The Free Store, opened in 1992, is operated by the Cortes Island Recycling Centre and staffed with volunteers. It’s popular enough with the island’s 1,000 residents that it’s open four days a week, year-round.

Each time I visit Cortes I make sure to “shop” the Free Store. Sometimes I drop off old books or clothing, and other times I walk in empty handed and leave with a bag of treasures. And that’s okay. You bring what you don’t need anymore, and take what you can use, no questions asked.

Rhizome Café’s Free Store

317 East Broadway, Vancouver

Once a month, Rhizome Cafe holds a Free Store event. Check the calendar for the next event!

When I tell people in Vancouver that I found my practically new silk blouse or my suitcase at a free store, I sometimes get puzzled looks. Which always gets me thinking, with the increasing interest in building local economies, why aren’t there any similar operations (or, since retail space is at a premium, events) in Vancouver?

Then I found out about Rhizome Café’s regular Free Store, an event which has been held one Sunday a month since last fall. Rhizome has long been known for their community building efforts, including their daily pay-as-you-feel lentil stew and their equally accessible venue space.

Café co-owner Lisa Moore says the Free Store came about after years of trying to figure out what Rhizome could do to both build community, and help people share stuff.

“Most of us have enough, it’s just a matter of figuring out how to distribute it,” she says.

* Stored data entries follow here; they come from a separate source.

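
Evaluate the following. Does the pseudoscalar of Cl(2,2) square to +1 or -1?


The pseudoscalar I = e1...e_n (product of all n generators) of Cl(p,q) satisfies I^2 = (-1)^(q + n(n-1)/2).
p = 2, q = 2, n = p + q = 4
n(n-1)/2 = 4 * 3 / 2 = 6
Exponent = q + n(n-1)/2 = 2 + 6 = 8
I^2 = (-1)^8 = +1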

The event is run open-house style: Participants can show up anytime during the evening, drop off goods, find new stuff, chat with their neighbours, or stick around for a coffee and a bite to eat.

Each month has a different theme. Past themes have included clothing, book and records, art supplies, and for the next event, Sunday, April 11, from 5–8 p.m., the theme is kitchen stuff, which can include everything from whisks to gadgets, to photocopies of your favourite recipes.

Moore says attendees are enthusiastic, but, even after seven Free Store evenings, the concept is still challenging for those who feel that taking home more than they drop off isn’t a “fair trade.”

“It’s definitely been an interesting social experiment,” says Moore, who hopes more and more people get comfortable with simply taking stuff.

Would you support urban free stores? Do you know of any other similar events or operations in Vancouver?